Un mondo con un governo mondiale che sovraintende a una molteplicità di poteri locali chiamati centurie che hanno preso il posto delle nazioni. Ci sono regolari elezioni, una pluralità di formazioni politiche che possono essere espressioni di visioni nazionaliste, populiste, liberal, corporative (nel senso formate direttamente dalle multinazionali). C’è anche un movimento globale antisistema, che invita a boicottare le elezioni, ma le sue azioni lasciano il tempo che trovano. E poi c’è l’«Informazione», una sorta di organizzazione non governativa che controlla il rispetto delle regole definite per dare stabilità al sistema. Funziona anche come una fusione di un capillare social network, un motore di ricerca e un social media, usato da tutti per accedere al flusso ininterrotto di informazione: essere fuori dal flusso significa essere fuori dalla vita delle comunità.

È QUESTO IL MONDO descritto nel romanzo della giovane autrice Malka Older Infomocracy. Un sistema perfetto (Frassinelli, pp. 352, euro 20) che vede come protagonisti una «guerriera» dell’informazione e un politico di professione alle prime armi che lavora per un partito che, in una ipotetica classifica mondiale, occupa la undicesima posizione.
Il libro miscela la fantascienza sociale di fine Novecento, l’hard boiled americano degli anni Cinquanta con una spruzzata del romanzo filosofico ottocentesco, ma al di là dei generi ai quali attinge, la scrittrice ha il merito di aver costruito un dispositivo narrativo critico verso una concezione della globalizzazione neoliberista, in auge fino a quando la crisi del 2008 ha rimesso tutto in discussione.
Il mondo è diventato «piatto» dopo la scomparsa degli stati nazioni; nel gioco politico sono ammesse competizioni aspre ma nulla deve però turbare l’ordine costituito. È bandita la guerra come mezzo di risoluzione delle controversie tra le centurie; e vietato è anche il lessico bellico.
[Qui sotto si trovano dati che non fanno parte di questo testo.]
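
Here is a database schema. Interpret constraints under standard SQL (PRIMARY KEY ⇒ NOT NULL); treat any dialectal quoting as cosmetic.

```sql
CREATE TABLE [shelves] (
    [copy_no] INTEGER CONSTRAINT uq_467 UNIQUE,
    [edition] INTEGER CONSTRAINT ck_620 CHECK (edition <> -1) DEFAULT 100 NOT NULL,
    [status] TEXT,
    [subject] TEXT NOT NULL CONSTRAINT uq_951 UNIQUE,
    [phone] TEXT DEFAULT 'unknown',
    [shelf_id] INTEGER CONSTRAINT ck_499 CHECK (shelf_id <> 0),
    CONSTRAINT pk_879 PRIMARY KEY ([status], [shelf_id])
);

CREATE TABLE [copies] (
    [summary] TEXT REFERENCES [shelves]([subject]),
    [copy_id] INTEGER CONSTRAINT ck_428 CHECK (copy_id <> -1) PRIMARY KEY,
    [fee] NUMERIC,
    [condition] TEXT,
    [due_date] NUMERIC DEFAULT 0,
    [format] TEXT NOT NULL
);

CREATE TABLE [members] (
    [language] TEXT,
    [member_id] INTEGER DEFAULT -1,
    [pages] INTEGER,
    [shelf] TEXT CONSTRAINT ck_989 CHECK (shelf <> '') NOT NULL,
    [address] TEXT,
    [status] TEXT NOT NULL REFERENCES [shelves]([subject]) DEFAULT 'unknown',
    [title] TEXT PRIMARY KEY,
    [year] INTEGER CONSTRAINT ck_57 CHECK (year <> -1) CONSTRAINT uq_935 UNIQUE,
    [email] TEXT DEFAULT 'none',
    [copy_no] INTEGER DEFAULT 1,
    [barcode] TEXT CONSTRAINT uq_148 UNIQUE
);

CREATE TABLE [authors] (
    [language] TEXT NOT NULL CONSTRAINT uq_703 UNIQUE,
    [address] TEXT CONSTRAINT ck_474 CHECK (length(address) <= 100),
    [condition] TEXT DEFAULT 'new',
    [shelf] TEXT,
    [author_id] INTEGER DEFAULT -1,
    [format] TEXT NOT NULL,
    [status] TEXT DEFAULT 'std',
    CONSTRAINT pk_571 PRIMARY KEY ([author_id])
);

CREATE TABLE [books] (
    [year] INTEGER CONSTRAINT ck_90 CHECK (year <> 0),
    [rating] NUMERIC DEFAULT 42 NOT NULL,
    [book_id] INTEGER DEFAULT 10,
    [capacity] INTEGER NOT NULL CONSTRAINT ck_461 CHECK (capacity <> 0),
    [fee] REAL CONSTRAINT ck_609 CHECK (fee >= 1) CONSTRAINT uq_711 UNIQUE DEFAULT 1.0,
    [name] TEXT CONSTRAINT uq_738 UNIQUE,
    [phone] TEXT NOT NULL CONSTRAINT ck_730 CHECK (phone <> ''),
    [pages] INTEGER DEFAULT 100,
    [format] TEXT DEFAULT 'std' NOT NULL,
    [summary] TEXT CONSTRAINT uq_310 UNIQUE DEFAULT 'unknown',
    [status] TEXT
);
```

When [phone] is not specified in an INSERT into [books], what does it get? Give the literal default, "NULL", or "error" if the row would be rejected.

error

phone has no DEFAULT clause.
Omitting it would insert NULL, but it is declared NOT NULL, so the INSERT fails.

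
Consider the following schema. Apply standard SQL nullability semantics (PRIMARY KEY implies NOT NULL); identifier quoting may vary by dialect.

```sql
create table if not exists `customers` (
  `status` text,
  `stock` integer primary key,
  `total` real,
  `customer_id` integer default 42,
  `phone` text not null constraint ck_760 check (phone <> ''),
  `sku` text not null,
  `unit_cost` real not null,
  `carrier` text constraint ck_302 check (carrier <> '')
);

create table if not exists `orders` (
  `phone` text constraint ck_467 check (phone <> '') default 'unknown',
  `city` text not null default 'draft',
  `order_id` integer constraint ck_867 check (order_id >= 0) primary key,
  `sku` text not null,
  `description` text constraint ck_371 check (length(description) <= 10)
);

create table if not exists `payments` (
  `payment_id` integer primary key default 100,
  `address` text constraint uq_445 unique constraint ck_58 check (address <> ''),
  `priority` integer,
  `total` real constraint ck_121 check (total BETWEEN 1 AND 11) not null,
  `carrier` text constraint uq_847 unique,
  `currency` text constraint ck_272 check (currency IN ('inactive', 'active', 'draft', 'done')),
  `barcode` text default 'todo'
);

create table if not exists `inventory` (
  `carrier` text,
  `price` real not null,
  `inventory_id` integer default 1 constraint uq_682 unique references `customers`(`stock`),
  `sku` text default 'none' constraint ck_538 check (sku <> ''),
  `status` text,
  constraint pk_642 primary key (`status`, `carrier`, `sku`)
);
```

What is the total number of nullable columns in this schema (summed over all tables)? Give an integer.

customers: 4 nullable (status, total, customer_id, carrier — PK (stock) and explicit NOT NULL columns excluded).
orders: 2 nullable (phone, description — PK (order_id) and explicit NOT NULL columns excluded).
payments: 5 nullable (address, priority, carrier, currency, barcode — PK (payment_id) and explicit NOT NULL columns excluded).
inventory: 1 nullable (inventory_id — PK (status, carrier, sku) and explicit NOT NULL columns excluded).
Total: 4 + 2 + 5 + 1 = 12.

12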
L’ORDINE DEL DISCORSO deve essere cioè politicamente corretto su tutti gli aspetti del vivere in società per prevenire ogni possibilità di conflitto sociale o culturale.
L’«Informazione», cioè l’organismo che controlla e interviene per prevenire ogni deviazione dalla retta via, funziona come una organizzazione non governativa: può incontrare anche il disprezzo dei vari schieramenti politici, ma è l’unica forma di governance sovranazionale ammessa e legittimata da tutti i partiti.
Il sistema, viene spesso ripetuto nel libro, è perfetto. Ci sono procedure per risolvere i conflitti quando si manifestano, mentre le regole sono flessibili nel tempo perché l’«Informazione» le muta a seconda della contingenza. Poi accade qualcosa di imprevisto, che mette in evidenza che il sistema non è proprio perfetto e che, ogni tanto, serve una «rivoluzione» (ovviamente pacifica che cambia tutto affinché non cambi nulla) per iniettare un po’ di adrenalina in un corpo politico stanco e annoiato. E così tornano al centro della scena, intrighi, violenza, scenari di guerra, conflitti di classe latenti.
Infomocracy ha il pregio di costruire con le teorie della globalizzazione neoliberista e della formazione (e manipolazione) dell’opinione pubblica, grazie a vecchi e nuovi media (la Rete), la cornice per un romanzo avvincente ma talvolta troppo misurato nel presentare il retropensiero di una autrice che usa il futuro per parlare del presente.

INTERESSANTE è anche il fatto che pilastri di questo sistema sono formazioni che potremmo definire di conservatori, nazionalisti o populisti, i quali con disinvoltura sfoderano termini antichi come nazione, comunità, Stato per indicare una realtà dove questi stessi soggetti sono significanti vuoti per essere riempiti di significati funzionali alla conquista del potere. Più o meno come avviene nella discussione pubblica europea o statunitense. O italiana.
Il sistema può essere presentato come perfetto, ammettono sconsolati i protagonisti, solo quando vengono meno le possibilità di una trasformazione radicale dei rapporti di forza e sociali. E dunque il ritorno della nazione, della patria, dei valori della solidarietà, invocati come la soluzione dei problemi di un mondo unificato, servono invece a confermare la miseria del presente.